Dear reader, I cannot speak with much authority about the storage of jam but I can tell you that girls’ schools, at least in Ireland, are – much like society! – mainly straight. Most second-level schools here are single-sex, and there’s an additional layer of complication woven in because a lot of the ‘good’ schools (better resources, better reputation, etc) are single-sex.
Girls’ schools are super-bitchy.
This really depends on the school. This idea is part of a wider culture that supports the idea of women never being able to get along (oh those hysterical creatures!). Any environment where people are forced to be together five days a week is going to be stressful – it’s not just a girl thing.
Girls learn better in all-girls’ schools.
Okay, this one is actually true, but it pertains to academic learning versus social learning, as well as inviting investigation into how teaching works in mixed-sex environments and the extent to which the exam system merits rote learning (i.e. being docile, which is bolstered by ideas of what it means to be a ‘good girl’) versus independent thinking.
There will be midnight feasts aplenty!
Only if you’re a boarding school, I’m afraid, and even then it’s often more hassle than it’s worth.
You don’t get to study any of the ‘serious’ subjects.
This is part-truth and part-myth. There is certainly a tendency in single-sex schools to gender the subjects on offer – Tech Drawing & Woodwork are for the boys, Home Ec is for the girls – and this ranges from pressure on students to pick particular subjects to the simple fact of certain subjects not being available in certain schools. I probably wouldn’t have ever leaned towards Tech Drawing or Woodwork, but they were not options at my school anyway.
Girls are super-bitchy.
Well… you try being in an environment with people you haven’t chosen to be with, whose reason for being there is simply ‘to get out of there’, for five days a week and then tell me you’re completely chill with it… Yes, there is a bitchiness in girls’ schools but it’s coming from a place of deep stress. Teenage girls completely understand the pressure they’re under to perform femininity – even if they can’t or don’t articulate it as such – and sometimes it comes out as ‘bitchiness’, which is a highly-gendered term anyway.

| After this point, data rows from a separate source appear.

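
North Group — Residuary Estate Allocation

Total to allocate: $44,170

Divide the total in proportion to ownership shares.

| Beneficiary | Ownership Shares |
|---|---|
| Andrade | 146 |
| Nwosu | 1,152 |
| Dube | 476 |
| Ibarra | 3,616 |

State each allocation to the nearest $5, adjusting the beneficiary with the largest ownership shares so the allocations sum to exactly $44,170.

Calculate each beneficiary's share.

Sum of ownership shares: 5,390.
Proportional shares: Andrade 146/5,390 × $44,170 = 1,196.44; Nwosu 1,152/5,390 × $44,170 = 9,440.42; Dube 476/5,390 × $44,170 = 3,900.73; Ibarra 3,616/5,390 × $44,170 = 29,632.42.
At nearest $5: Andrade $1,195; Nwosu $9,440; Dube $3,900; Ibarra $29,630. Sum = $44,165.
Difference $44,170 − $44,165 = +$5 applied to largest ownership shares (Ibarra): Ibarra becomes $29,635.

Andrade: $1,195; Nwosu: $9,440; Dube: $3,900; Ibarra: $29,635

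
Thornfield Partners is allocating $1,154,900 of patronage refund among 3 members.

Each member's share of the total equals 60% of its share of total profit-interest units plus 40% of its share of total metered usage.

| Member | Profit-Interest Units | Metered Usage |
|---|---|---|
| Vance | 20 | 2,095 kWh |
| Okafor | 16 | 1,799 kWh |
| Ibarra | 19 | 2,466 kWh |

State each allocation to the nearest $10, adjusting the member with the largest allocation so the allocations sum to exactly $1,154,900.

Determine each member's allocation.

Vance: $404,150 · Okafor: $332,250 · Ibarra: $418,500

Totals — profit-interest units 55, metered usage 6,360.
Combined weights (60% profit-interest units + 40% metered usage): Vance 0.3499; Okafor 0.2877; Ibarra 0.3624.
Pro-rata amounts: Vance 404,148.97; Okafor 332,253.31; Ibarra 418,497.73.
Rounded to nearest $10: Vance $404,150; Okafor $332,250; Ibarra $418,500. Sum = $1,154,900.
Sum already equals the total — no adjustment.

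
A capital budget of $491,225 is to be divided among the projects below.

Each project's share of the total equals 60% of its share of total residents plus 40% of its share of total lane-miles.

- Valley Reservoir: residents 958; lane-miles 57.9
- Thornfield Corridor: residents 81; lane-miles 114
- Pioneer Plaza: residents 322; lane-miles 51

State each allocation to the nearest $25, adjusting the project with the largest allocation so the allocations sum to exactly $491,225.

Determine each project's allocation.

Totals — residents 1,361, lane-miles 222.9.
Blended shares (60% residents + 40% lane-miles): Valley Reservoir 0.5262; Thornfield Corridor 0.2403; Pioneer Plaza 0.2335.
Raw shares: Valley Reservoir 258,502.05; Thornfield Corridor 118,034.04; Pioneer Plaza 114,688.91.
At nearest $25: Valley Reservoir $258,500; Thornfield Corridor $118,025; Pioneer Plaza $114,700. Sum = $491,225.
Rounded total matches; no reconciliation needed.

Valley Reservoir: $258,500 | Thornfield Corridor: $118,025 | Pioneer Plaza: $114,700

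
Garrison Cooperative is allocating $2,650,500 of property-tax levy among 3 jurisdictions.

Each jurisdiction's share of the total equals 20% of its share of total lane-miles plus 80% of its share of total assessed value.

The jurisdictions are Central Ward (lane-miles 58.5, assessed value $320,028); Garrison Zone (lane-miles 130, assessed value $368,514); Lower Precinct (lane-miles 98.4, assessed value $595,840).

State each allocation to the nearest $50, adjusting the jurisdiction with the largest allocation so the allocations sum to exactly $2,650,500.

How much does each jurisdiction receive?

Central Ward: $636,450 · Garrison Zone: $848,600 · Lower Precinct: $1,165,450

Lane-miles total 286.9; assessed value total 1,284,382.
Composite weights (20% lane-miles + 80% assessed value): Central Ward 0.2401; Garrison Zone 0.3202; Lower Precinct 0.4397.
Proportional shares: Central Ward 636,427.06; Garrison Zone 848,582.39; Lower Precinct 1,165,490.56.
At nearest $50: Central Ward $636,450; Garrison Zone $848,600; Lower Precinct $1,165,500. Sum = $2,650,550.
Difference $2,650,500 − $2,650,550 = −$50 applied to largest allocation (Lower Precinct): Lower Precinct becomes $1,165,450.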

The system does nobody any favours but it does seem particularly cruel to expect people screwed over it by it, like women, to remain silent about it.
Uniforms are gross.
This is accurate, please continue.
The nuns will beat you.
There are hardly any nuns left. Worry not. The survivors are far too busy denying previous accounts of beating to start up new instances of it.
Everyone only eats salad.
Well, not everyone. Also, did you know that frozen water will help you lose weight? Um. I mean, everyone eats healthily. Yeah.
You’re doomed for life.
It takes a shockingly short space of time to readjust to ‘normal’ society. Dealing with a small group of people inevitably feels very similar to dealing with the world, and everything that they expect – whether they like it or not.